08 de julho de 2026

A receita? Solidariedade


| Tempo de leitura: 3 min

Plantar uma árvore. Ter um filho. Escrever um livro. O assunto surgiu à mesa do almoço, ontem, na cantina GCN. Estávamos lá, eu, Paulo Martins — repórter de linguagem ácida e ironia que instiga, ele que, em muito, me lembra Gabriel Ciciliani, companheiro de redação que morreu muito jovem —, Divaldo Moreira, fotógrafo premiado, ambientalista, sempre com uma frase clássica na ponta da língua para tirar lições das alegrias e das tristezas; e Bruno Piola, bom repórter da nova safra deste Comércio.

Divaldo matutou: ‘já plantei árvores, tenho filhos e fiz dois livros’. Referia-se a cumprir metas, lembrando-se da história da vida de Albert Schweitzer, Prêmio Nobel da Paz de 1952, doutor em filosofia, teólogo, mestre na música de Bach e que, apesar de ter alcançado sucesso em tudo o que fez, não se considerava completamente feliz. Faltava-lhe algo. Arrepiou-se em ir cuidar de desprovidos na África e, para chegar lá, tornou-se aluno de Medicina na Universidade de Strassburgo aos 30 anos.

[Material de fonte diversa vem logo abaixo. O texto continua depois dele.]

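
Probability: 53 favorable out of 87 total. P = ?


P = 53/87 = 0.6092

P = 0.6092


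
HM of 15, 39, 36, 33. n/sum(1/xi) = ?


Sum of reciprocals = 1/15 + 1/39 + 1/36 + 1/33 = 0.150389
HM = 4/0.150389 = 26.5978

HM = 26.5978


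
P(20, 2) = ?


P(20,2) = 20!/18!
= 2432902008176640000/6402373705728000
= 380

P(20,2) = 380


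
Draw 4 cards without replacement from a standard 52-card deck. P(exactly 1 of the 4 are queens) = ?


Hypergeometric: P(X=1) = C(4,1)·C(48,3) / C(52,4)
= 4 × 17296 / 270725
= 69184/270725 = 0.2556

P = 0.2556


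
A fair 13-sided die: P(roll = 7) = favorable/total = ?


Favorable outcomes (roll = 7): 1
Total outcomes = 13
P = 1/13 = 0.0769

P = 0.0769


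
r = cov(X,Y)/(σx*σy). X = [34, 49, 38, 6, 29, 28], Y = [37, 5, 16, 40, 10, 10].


Mean X = 30.6667, Mean Y = 19.6667
SD X = 13.034143, SD Y = 13.719410
Cov = -116.277778
r = -116.277778/(13.034143*13.719410) = -0.6502

r = -0.6502


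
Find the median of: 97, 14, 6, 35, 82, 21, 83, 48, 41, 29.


Sorted: 6, 14, 21, 29, 35, 41, 48, 82, 83, 97
n = 10 (even)
Middle values: 35 and 41
Median = (35+41)/2 = 38.0000

Median = 38.0000


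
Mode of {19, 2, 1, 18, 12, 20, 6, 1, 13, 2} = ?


Frequencies: 1:2, 2:2, 6:1, 12:1, 13:1, 18:1, 19:1, 20:1
Max frequency = 2
Mode = 1, 2

Mode = 1, 2


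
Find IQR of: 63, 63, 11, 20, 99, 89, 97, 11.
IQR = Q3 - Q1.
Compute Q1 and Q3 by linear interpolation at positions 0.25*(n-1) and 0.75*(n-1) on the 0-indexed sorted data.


Sorted: 11, 11, 20, 63, 63, 89, 97, 99
Q1 (25th %ile) = 17.7500
Q3 (75th %ile) = 91.0000
IQR = 91.0000 - 17.7500 = 73.2500

IQR = 73.2500


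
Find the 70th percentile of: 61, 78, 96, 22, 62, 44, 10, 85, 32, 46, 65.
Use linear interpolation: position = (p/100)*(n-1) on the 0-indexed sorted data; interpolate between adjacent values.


Sorted: 10, 22, 32, 44, 46, 61, 62, 65, 78, 85, 96
n = 11
Index = 70/100 * 10 = 7.0000
Lower = data[7] = 65, Upper = data[8] = 78
P70 = 65 + 0*(13) = 65.0000

P70 = 65.0000


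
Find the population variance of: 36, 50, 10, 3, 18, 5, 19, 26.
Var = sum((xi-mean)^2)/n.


Mean = 20.8750
Squared deviations: 228.7656, 848.2656, 118.2656, 319.5156, 8.2656, 252.0156, 3.5156, 26.2656
Sum = 1804.8750
Variance = 1804.8750/8 = 225.6094

Variance = 225.6094


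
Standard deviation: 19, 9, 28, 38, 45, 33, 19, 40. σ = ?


Mean = 28.8750
Variance = 134.3594
SD = sqrt(134.3594) = 11.5913

SD = 11.5913


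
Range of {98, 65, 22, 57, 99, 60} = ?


Max = 99, Min = 22
Range = 99 - 22 = 77

Range = 77


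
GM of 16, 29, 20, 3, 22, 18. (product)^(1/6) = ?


Product = 16 × 29 × 20 × 3 × 22 × 18 = 11024640
GM = 11024640^(1/6) = 14.9186

GM = 14.9186


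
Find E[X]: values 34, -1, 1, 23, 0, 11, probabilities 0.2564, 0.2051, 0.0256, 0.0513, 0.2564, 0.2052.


E[X] = 34*0.2564 - 1*0.2051 + 1*0.0256 + 23*0.0513 + 0*0.2564 + 11*0.2052
= 8.7176 - 0.2051 + 0.0256 + 1.1799 + 0 + 2.2572
= 11.9752

E[X] = 11.9752


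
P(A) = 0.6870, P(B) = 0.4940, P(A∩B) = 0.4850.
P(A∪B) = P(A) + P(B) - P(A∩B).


P(A∪B) = 0.6870 + 0.4940 - 0.4850
= 1.1810 - 0.4850
= 0.6960

P(A∪B) = 0.6960


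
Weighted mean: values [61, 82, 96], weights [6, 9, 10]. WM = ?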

Formado médico especialista em doenças tropicais, deixou tudo, a universidade, os amigos, a fama, e foi para o Gabão, fundar hospital para doenças tropicais e uma clínica para leprosos, a Lambaréné, desenvolvendo atividade médica e missionária junto com sua mulher, Hélène Breslau. Trabalhou até sua morte, em 1965. O hospital ainda existe. O prêmio Nobel a ele concedido, dedicou-o à solidariedade. Dizia que sem solidariedade, a vida é nada. Solidariedade que, hoje, devagar, vai se tornando nada. A música canta ‘cada um no seu quadrado’ e a ‘sabedoria popular’ — que mudou muito — ensina: ‘preocupe-se com seu próprio umbigo’. Ensina, aliás, de tal forma, que todos aprendem com rapidez espantosa. ‘O Zé, que se vire. Tenho que cuidar de mim, ele que cuide de si’.

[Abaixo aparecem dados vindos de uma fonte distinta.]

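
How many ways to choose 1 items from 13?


C(13,1) = 13!/(1! × 12!)
= 6227020800/(1 × 479001600)
= 13

C(13,1) = 13


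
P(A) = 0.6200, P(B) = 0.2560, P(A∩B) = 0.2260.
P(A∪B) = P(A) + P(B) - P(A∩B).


P(A∪B) = 0.6200 + 0.2560 - 0.2260
= 0.8760 - 0.2260
= 0.6500

P(A∪B) = 0.6500


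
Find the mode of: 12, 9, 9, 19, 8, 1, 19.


Frequencies: 1:1, 8:1, 9:2, 12:1, 19:2
Max frequency = 2
Mode = 9, 19

Mode = 9, 19


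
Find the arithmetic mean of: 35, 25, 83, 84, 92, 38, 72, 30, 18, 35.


Sum = 35 + 25 + 83 + 84 + 92 + 38 + 72 + 30 + 18 + 35 = 512
n = 10
Mean = 512/10 = 51.2000

Mean = 51.2000


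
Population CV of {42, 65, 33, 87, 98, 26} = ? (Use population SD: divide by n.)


Mean = 58.5000
SD = 27.0601
CV = (27.0601/58.5000)*100 = 46.2566%

CV = 46.2566%


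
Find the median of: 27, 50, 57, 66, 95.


Sorted: 27, 50, 57, 66, 95
n = 5 (odd)
Middle value = 57

Median = 57


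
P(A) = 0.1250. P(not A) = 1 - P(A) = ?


P(not A) = 1 - 0.1250 = 0.8750

P(not A) = 0.8750


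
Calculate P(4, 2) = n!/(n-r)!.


P(4,2) = 4!/2!
= 24/2
= 12

P(4,2) = 12


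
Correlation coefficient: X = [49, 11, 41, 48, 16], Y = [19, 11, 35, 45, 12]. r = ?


Mean X = 33.0000, Mean Y = 24.4000
SD X = 16.235763, SD Y = 13.410444
Cov = 162.600000
r = 162.600000/(16.235763*13.410444) = 0.7468

r = 0.7468


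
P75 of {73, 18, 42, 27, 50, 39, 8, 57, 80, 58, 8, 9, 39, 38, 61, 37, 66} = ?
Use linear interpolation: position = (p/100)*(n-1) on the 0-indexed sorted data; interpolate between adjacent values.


Sorted: 8, 8, 9, 18, 27, 37, 38, 39, 39, 42, 50, 57, 58, 61, 66, 73, 80
n = 17
Index = 75/100 * 16 = 12.0000
Lower = data[12] = 58, Upper = data[13] = 61
P75 = 58 + 0*(3) = 58.0000

P75 = 58.0000


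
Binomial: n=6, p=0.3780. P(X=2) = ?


C(6,2) = 15
p^2 = 0.142884
(1-p)^4 = 0.149679
P = 15 * 0.142884 * 0.149679 = 0.3208

P(X=2) = 0.3208


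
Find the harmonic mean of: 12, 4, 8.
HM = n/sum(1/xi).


Sum of reciprocals = 1/12 + 1/4 + 1/8 = 0.458333
HM = 3/0.458333 = 6.5455

HM = 6.5455


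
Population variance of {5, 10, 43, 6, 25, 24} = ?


Mean = 18.8333
Squared deviations: 191.3611, 78.0278, 584.0278, 164.6944, 38.0278, 26.6944
Sum = 1082.8333
Variance = 1082.8333/6 = 180.4722

Variance = 180.4722


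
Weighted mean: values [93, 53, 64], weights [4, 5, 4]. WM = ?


Numerator = 93*4 + 53*5 + 64*4 = 893
Denominator = 4 + 5 + 4 = 13
WM = 893/13 = 68.6923

WM = 68.6923


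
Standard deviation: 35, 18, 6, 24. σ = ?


Mean = 20.7500
Variance = 109.6875
SD = sqrt(109.6875) = 10.4732

SD = 10.4732


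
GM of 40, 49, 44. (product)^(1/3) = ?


Product = 40 × 49 × 44 = 86240
GM = 86240^(1/3) = 44.1811

GM = 44.1811


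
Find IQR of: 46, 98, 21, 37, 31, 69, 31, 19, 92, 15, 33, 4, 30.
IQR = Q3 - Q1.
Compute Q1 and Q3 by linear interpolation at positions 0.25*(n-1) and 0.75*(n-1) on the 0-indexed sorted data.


Sorted: 4, 15, 19, 21, 30, 31, 31, 33, 37, 46, 69, 92, 98
Q1 (25th %ile) = 21.0000
Q3 (75th %ile) = 46.0000
IQR = 46.0000 - 21.0000 = 25.0000

IQR = 25.0000


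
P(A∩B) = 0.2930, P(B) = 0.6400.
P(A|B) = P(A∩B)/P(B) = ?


P(A|B) = 0.2930/0.6400 = 0.4578

P(A|B) = 0.4578


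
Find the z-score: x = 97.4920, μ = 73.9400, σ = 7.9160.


z = (97.4920 - 73.9400)/7.9160
= 23.5520/7.9160
= 2.9752

z = 2.9752


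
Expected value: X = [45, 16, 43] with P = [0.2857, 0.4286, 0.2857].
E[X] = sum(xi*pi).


E[X] = 45*0.2857 + 16*0.4286 + 43*0.2857
= 12.8565 + 6.8576 + 12.2851
= 31.9992

E[X] = 31.9992


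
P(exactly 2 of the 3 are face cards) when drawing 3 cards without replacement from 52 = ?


Hypergeometric: P(X=2) = C(12,2)·C(40,1) / C(52,3)
= 66 × 40 / 22100
= 2640/22100 = 0.1195

P = 0.1195


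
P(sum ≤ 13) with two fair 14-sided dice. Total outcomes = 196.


Total outcomes = 14×14 = 196
Favorable (sum ≤ 13): 78
P = 78/196 = 0.3980

P = 0.3980


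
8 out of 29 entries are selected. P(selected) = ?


P = 8/29 = 0.2759

P = 0.2759


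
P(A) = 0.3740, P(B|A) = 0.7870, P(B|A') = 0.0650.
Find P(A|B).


P(B) = P(B|A)*P(A) + P(B|A')*P(A')
= 0.7870*0.3740 + 0.0650*0.6260
= 0.294338 + 0.040690 = 0.335028
P(A|B) = 0.294338/0.335028 = 0.8785

P(A|B) = 0.8785


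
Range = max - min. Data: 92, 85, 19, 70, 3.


Max = 92, Min = 3
Range = 92 - 3 = 89

Range = 89


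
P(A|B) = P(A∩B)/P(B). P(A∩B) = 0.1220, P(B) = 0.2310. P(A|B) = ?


P(A|B) = 0.1220/0.2310 = 0.5281

P(A|B) = 0.5281


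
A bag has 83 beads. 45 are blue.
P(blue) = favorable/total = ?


P = 45/83 = 0.5422

P = 0.5422


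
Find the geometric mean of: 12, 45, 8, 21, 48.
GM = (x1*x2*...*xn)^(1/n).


Product = 12 × 45 × 8 × 21 × 48 = 4354560
GM = 4354560^(1/5) = 21.2710

GM = 21.2710


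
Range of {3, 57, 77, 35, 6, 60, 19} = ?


Max = 77, Min = 3
Range = 77 - 3 = 74

Range = 74


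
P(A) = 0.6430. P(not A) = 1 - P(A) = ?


P(not A) = 1 - 0.6430 = 0.3570

P(not A) = 0.3570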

Paulo Martins ouvia, o que faz pensar, concordava. Seus jocosos comentários, eram silêncio. Bruno Piola apimentou o debate. ‘É simples isso de plantar árvores’. Não está errado. Plantar um árvore, nada mais é que cavar, depositar a semente (ôpa, prá que semente? A gente vai ao Jardim Zoobotânico, ganha uma muda já criada e coloca onde quiser) largar lá. Dizem que a natureza cuida. Escrever um livro também. Você escolhe o tema, escreve, o computador o ajuda a tornar tudo intelegível, a própria máquina revisa, você lança mão de uns trocados, vai a uma gráfica e, ‘está lá’, como dizem os portugueses. Pode não se tornar um clássico, mas, ‘está lá’. Fazer um filho, simplíssimo. O prazer é que conta. Filho é sequela. Tudo ficou, realmente, simples. Ai, explodi: ‘Peraí!’

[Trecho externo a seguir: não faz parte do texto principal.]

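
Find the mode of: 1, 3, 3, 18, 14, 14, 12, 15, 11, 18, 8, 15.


Frequencies: 1:1, 3:2, 8:1, 11:1, 12:1, 14:2, 15:2, 18:2
Max frequency = 2
Mode = 3, 14, 15, 18

Mode = 3, 14, 15, 18


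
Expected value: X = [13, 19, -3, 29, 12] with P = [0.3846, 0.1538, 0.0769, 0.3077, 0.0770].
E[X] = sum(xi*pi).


E[X] = 13*0.3846 + 19*0.1538 - 3*0.0769 + 29*0.3077 + 12*0.0770
= 4.9998 + 2.9222 - 0.2307 + 8.9233 + 0.9240
= 17.5386

E[X] = 17.5386


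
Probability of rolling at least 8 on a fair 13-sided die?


Favorable outcomes (roll ≥ 8): 6
Total outcomes = 13
P = 6/13 = 0.4615

P = 0.4615


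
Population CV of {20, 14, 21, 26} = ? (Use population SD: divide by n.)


Mean = 20.2500
SD = 4.2647
CV = (4.2647/20.2500)*100 = 21.0602%

CV = 21.0602%


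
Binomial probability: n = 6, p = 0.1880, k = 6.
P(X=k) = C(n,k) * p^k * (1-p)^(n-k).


C(6,6) = 1
p^6 = 4.415167e-05
(1-p)^0 = 1.000000
P = 1 * 4.415167e-05 * 1.000000 = 4.4152e-05

P(X=6) = 4.4152e-05


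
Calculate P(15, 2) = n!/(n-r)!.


P(15,2) = 15!/13!
= 1307674368000/6227020800
= 210

P(15,2) = 210


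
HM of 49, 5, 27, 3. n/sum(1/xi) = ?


Sum of reciprocals = 1/49 + 1/5 + 1/27 + 1/3 = 0.590779
HM = 4/0.590779 = 6.7707

HM = 6.7707


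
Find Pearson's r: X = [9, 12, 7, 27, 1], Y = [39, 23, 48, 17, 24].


Mean X = 11.2000, Mean Y = 30.2000
SD X = 8.681014, SD Y = 11.478676
Cov = -49.040000
r = -49.040000/(8.681014*11.478676) = -0.4921

r = -0.4921


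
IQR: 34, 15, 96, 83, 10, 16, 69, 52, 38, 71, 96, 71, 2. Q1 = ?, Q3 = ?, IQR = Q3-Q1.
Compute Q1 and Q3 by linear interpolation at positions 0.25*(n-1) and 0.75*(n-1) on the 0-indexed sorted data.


Sorted: 2, 10, 15, 16, 34, 38, 52, 69, 71, 71, 83, 96, 96
Q1 (25th %ile) = 16.0000
Q3 (75th %ile) = 71.0000
IQR = 71.0000 - 16.0000 = 55.0000

IQR = 55.0000


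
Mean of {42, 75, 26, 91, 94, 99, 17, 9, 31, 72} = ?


Sum = 42 + 75 + 26 + 91 + 94 + 99 + 17 + 9 + 31 + 72 = 556
n = 10
Mean = 556/10 = 55.6000

Mean = 55.6000


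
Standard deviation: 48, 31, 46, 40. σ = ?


Mean = 41.2500
Variance = 43.6875
SD = sqrt(43.6875) = 6.6097

SD = 6.6097


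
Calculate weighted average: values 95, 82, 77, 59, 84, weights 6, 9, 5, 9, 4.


Numerator = 95*6 + 82*9 + 77*5 + 59*9 + 84*4 = 2560
Denominator = 6 + 9 + 5 + 9 + 4 = 33
WM = 2560/33 = 77.5758

WM = 77.5758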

Schweitzer era famoso, mas não se sentia importante, como tinha acabado de dizer Divaldo. ‘Tornou-se, depois que abriu mão do ter e voltou-se totalmente a ser’. Dedicou-se a pessoas que não tinham nada. Disse, até antes de morrer, que se fez ‘um humano melhor, porque o passou a fazer, aquilo sim, é que o fazia feliz’. Plantar uma árvore, fazer um filho, não significa só ‘plantar’ e ‘fazer’. Tem que cuidar, tem que solidarizar, tem de educar, aguar, ensinar, adubar, ver crescer, sofrer e rir nos momentos tristes e alegres, participar, sair de si até que a árvore, agradecida, pague com frutos e sombra; e o filho crescido, tornado gente, se lembre de multiplicar o jeito certo de fazer as coisas.

Paulo, meneios afirmativos de cabeça, nos trouxe de volta à realidade, a seu jeito. ‘Tão vendo? Nem tudo o que a gente fala na hora do almoço, é (...). Entramos fundo (sic) na análise dos que não tão nem ai. Foi um prazer. Com responsabilidade, é claro...’

AGRADEÇO: Agradeço a Amir Antônio Miguel e Narmen, Paulo Rubens de Almeida, Edson Arantes, José Moacir Pelizaro e Maria Conceição, Sônia ‘Patrícia’ Pizzo, Valdes Rodrigues, Cleide Ferreto, Janaína De Lucca, Alex Cintra Chagas, Tiago Bachur, Lúcia Brigagão, Paulo Xavier e equipe da padaria Estrela. Gentis e solidários, tornaram meu 2 de janeiro de 2013 inesquecível.